Od rana strażacy walczą z pożarem składowiska odpadów w Fałkowie w woj. świętokrzyskim. To już szósta akcja gaśnicza w tym miejscu w ciągu kilku ostatnich miesięcy. W dwóch przypadkach przyczyną pożarów było podpalenie.
W Fałkowie zapaliła się hałda śmieci o wymiarach 40 m x 40 m i wysokości od pięciu do ośmiu metrów.
Od tej hałdy zapaliły się dwie kolejne, bo to składowisko nie jest w takim stanie, w jakim powinno być. Tam powinny być m.in. drogi dojazdowe i odstępy między tymi hałdami. Obecnie palą się trzy hałdy o łącznej powierzchni około 2 tys. metrów kwadratowych - relacjonował st. kap. Mariusz Czapelski z Komendy Powiatowej PSP w Końskich.

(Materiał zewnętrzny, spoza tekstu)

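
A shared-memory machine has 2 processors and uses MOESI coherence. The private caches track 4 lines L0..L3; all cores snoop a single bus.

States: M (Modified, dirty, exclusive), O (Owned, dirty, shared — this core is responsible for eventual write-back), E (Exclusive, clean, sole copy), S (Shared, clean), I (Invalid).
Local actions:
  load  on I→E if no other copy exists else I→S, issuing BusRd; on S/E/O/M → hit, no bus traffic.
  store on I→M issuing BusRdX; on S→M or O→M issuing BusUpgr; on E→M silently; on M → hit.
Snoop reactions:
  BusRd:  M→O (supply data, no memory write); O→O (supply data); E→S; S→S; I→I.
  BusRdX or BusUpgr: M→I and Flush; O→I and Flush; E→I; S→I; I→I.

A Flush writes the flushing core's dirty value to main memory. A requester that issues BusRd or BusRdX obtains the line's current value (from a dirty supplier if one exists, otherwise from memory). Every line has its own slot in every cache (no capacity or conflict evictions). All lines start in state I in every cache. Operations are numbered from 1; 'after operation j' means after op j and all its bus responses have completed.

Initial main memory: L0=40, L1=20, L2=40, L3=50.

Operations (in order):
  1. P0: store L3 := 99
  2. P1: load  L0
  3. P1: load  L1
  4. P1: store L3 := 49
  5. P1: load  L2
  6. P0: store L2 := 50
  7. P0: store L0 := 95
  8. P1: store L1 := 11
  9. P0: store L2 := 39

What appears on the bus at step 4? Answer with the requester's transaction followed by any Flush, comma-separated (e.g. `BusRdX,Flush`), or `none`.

bus = BusRdX,Flush

[1] P0: store L3 := 99 | P0:M(99), P1:I | bus: BusRdX
[2] P1: load  L0 | P0:I, P1:E(40) | bus: BusRd
[3] P1: load  L1 | P0:I, P1:E(20) | bus: BusRd
[4] P1: store L3 := 49 | P0:I, P1:M(49) | bus: BusRdX,Flush
[5] P1: load  L2 | P0:I, P1:E(40) | bus: BusRd
[6] P0: store L2 := 50 | P0:M(50), P1:I | bus: BusRdX
[7] P0: store L0 := 95 | P0:M(95), P1:I | bus: BusRdX
[8] P1: store L1 := 11 | P0:I, P1:M(11) | bus: none
[9] P0: store L2 := 39 | P0:M(39), P1:I | bus: none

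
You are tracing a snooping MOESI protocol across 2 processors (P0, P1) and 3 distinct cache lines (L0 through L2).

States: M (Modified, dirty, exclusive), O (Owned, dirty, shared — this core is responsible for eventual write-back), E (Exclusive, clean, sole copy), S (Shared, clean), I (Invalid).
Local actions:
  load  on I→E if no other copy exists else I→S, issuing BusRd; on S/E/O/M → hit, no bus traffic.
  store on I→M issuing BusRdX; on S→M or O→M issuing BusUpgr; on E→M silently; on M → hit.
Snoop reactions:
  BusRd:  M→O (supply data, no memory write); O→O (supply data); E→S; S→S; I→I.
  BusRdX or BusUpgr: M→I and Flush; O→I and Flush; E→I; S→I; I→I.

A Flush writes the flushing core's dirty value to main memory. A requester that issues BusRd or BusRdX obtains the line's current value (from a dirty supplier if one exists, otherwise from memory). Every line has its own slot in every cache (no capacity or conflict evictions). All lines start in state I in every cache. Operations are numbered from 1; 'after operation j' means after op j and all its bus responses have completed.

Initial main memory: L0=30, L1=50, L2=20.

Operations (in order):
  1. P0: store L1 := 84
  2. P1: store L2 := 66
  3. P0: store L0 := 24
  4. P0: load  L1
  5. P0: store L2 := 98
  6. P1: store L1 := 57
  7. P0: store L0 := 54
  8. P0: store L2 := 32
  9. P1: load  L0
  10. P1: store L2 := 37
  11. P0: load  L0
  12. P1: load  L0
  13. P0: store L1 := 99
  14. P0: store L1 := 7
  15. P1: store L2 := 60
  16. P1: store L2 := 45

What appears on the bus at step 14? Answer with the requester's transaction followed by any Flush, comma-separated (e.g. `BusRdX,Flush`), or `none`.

1. P0: store L1 := 84  bus=[BusRdX]  L1: P0=M P1=I  mem[L1]=50
2. P1: store L2 := 66  bus=[BusRdX]  L2: P0=I P1=M  mem[L2]=20
3. P0: store L0 := 24  bus=[BusRdX]  L0: P0=M P1=I  mem[L0]=30
4. P0: load  L1  bus=[-]  L1: P0=M P1=I  mem[L1]=50
5. P0: store L2 := 98  bus=[BusRdX,Flush]  L2: P0=M P1=I  mem[L2]=66
6. P1: store L1 := 57  bus=[BusRdX,Flush]  L1: P0=I P1=M  mem[L1]=84
7. P0: store L0 := 54  bus=[-]  L0: P0=M P1=I  mem[L0]=30
8. P0: store L2 := 32  bus=[-]  L2: P0=M P1=I  mem[L2]=66
9. P1: load  L0  bus=[BusRd]  L0: P0=O P1=S  mem[L0]=30
10. P1: store L2 := 37  bus=[BusRdX,Flush]  L2: P0=I P1=M  mem[L2]=32
11. P0: load  L0  bus=[-]  L0: P0=O P1=S  mem[L0]=30
12. P1: load  L0  bus=[-]  L0: P0=O P1=S  mem[L0]=30
13. P0: store L1 := 99  bus=[BusRdX,Flush]  L1: P0=M P1=I  mem[L1]=57
14. P0: store L1 := 7  bus=[-]  L1: P0=M P1=I  mem[L1]=57
15. P1: store L2 := 60  bus=[-]  L2: P0=I P1=M  mem[L2]=32
16. P1: store L2 := 45  bus=[-]  L2: P0=I P1=M  mem[L2]=32

bus = none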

Strażacy pracują w bardzo trudnych warunkach, w aparatach ochrony dróg oddechowych. Budują także magistralę wodną do zbiornika w Starachowicach.
To już szósty pożar tego składowiska w ciągu kilku ostatnich miesięcy. Pierwszy miał miejsce 21 lipca i akcja strażaków trwała wówczas 10 dni. Kolejny pożar wybuchł 19 września, a trzy następne w październiku.
Za każdym razem wstępnie określiliśmy przyczynę pożaru jako podpalenie, ale mogą wystąpić też sytuacje, kiedy ta hałda może sama się zapalić. W takich procesach gnilnych wydziela się gaz palny i w takich warunkach nietrudno o elektrostatyczną iskrę. Plastik, szmaty i inne materiały, które tutaj się znajdują, mogą pomóc w wywołaniu pożaru - podkreślił Czapelski.
Śledztwo w sprawie poprzednich pożarów prowadzi Prokuratura Okręgowa w Kielcach.